Snell, R. and L. W. Aarssen. 2005. Life history traits in selfing versus outcrossing annuals: exploring the ‘time-limitation’ hypothesis for the fitness benefit of self-pollination. BMC Ecology 5: 2.
Web Resources:
More information on plant breeding systems: http://www.sciencedirect.com/science/article/pii/S0960982206019178
Website of a cool botanist (check out the publications in the evolution and sexual systems categories)
This article gave an interesting plant-based example of mixed mating strategies, that mirrors the animal examples proposed in class. The the case of the Erodium lineages, there were out crossing, selfing and even mixed strategy species. These were showed to correlate to pollen production and energy allocation to reproduction. The study showed that the ancestral trait was for self-fertile plants; and that only some of the lineages from the Mediterranean had out crossing strategies. This may be confounding if self-fertile plants are considered evolutionary dead-ends. But even with selfing, there is some (not as much) recombination of alleles added onto the higher chance of producing an offspring in an area where pollination could prove difficult would result in a favorable trait.

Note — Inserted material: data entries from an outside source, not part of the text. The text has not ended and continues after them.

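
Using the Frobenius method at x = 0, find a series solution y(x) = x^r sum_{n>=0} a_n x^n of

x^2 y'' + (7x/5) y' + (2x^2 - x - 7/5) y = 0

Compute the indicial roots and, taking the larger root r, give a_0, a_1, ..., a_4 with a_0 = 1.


Write in Frobenius form y'' + (p(x)/x) y' + (q(x)/x^2) y = 0:
  p(x) = 7/5,  q(x) = 2x^2 - x - 7/5.
Indicial equation: r(r-1) + (7/5) r + (-7/5) = 0 -> roots r_1 = 1, r_2 = -7/5.
Take r = r_1 = 1. Let y(x) = x^r sum_{n>=0} a_n x^n with a_0 = 1.
Substitute y = x^r sum a_n x^n and match x^{r+n}. The recurrence is
  D(n) a_n - 1 a_{n-1} + 2 a_{n-2} = 0,  where D(n) = (r+n)(r+n-1) + (7/5)(r+n) + (-7/5).
  a_n = [1 a_{n-1} - 2 a_{n-2}] / D(n).
Since the indicial polynomial factors as (r - r_1)(r - r_2), D(n) = (r_1 + n - r_1)(r_1 + n - r_2) = n(n + 12/5).
Evaluating step by step (a_0 = 1):
  n = 1: D(1) = 1(1 + 12/5) = 17/5; numerator = 1(1) = 1; a_1 = (1)/(17/5) = 5/17
  n = 2: D(2) = 2(2 + 12/5) = 44/5; numerator = 1(5/17) - 2(1) = -29/17; a_2 = (-29/17)/(44/5) = -145/748
  n = 3: D(3) = 3(3 + 12/5) = 81/5; numerator = 1(-145/748) - 2(5/17) = -585/748; a_3 = (-585/748)/(81/5) = -325/6732
  n = 4: D(4) = 4(4 + 12/5) = 128/5; numerator = 1(-325/6732) - 2(-145/748) = 2285/6732; a_4 = (2285/6732)/(128/5) = 11425/861696

r = 1; a_0 = 1; a_1 = 5/17; a_2 = -145/748; a_3 = -325/6732; a_4 = 11425/861696


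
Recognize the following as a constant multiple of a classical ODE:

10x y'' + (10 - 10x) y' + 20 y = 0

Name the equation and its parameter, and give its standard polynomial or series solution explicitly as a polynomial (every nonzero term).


All three coefficients share the factor 10; dividing through by 10 gives  x y'' + (1 - x) y' + 2 y = 0.
This matches the Laguerre equation x y'' + (1 - x) y' + n y = 0 with n = 2; the polynomial solution is L_2(x).
With y = sum_k a_k x^k, matching x^k gives (k+1)k a_{k+1} + (k+1) a_{k+1} - k a_k + n a_k = 0, i.e. (k+1)^2 a_{k+1} = (k - n) a_k = (k - 2) a_k. The right side vanishes at k = 2, so the series terminates at degree 2.
Standard normalization L_n(0) = 1 gives a_0 = 1. Work upward with a_{k+1} = (k - 2) a_k / (k+1)^2:
  a_1 = (0 - 2)(1) / 1^2 = -2/1 = -2
  a_2 = (1 - 2)(-2) / 2^2 = 2/4 = 1/2
Hence L_2(x) = x^2/2 - 2 x + 1.

L_2(x); series = x^2/2 - 2 x + 1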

ReplyDeleteIt could also be mentioned that some plant species reproduce entirely asexually. Such as the colonies of all-male Elodea (water weed) found as a weed in our area, was thought to originate from a introduction from an aquarium. In the relatively stable aquatic ecosystem this plant can be highly successful reproducing entirely asexually.
Overall, the plant kingdom has some very interesting examples of varying life strategies for breeding. From microscopic orchid seeds that require a fugal symbiont to germinate to the massive seed of a coconut that floats from island to island complete with a generous meal for the developing embryo.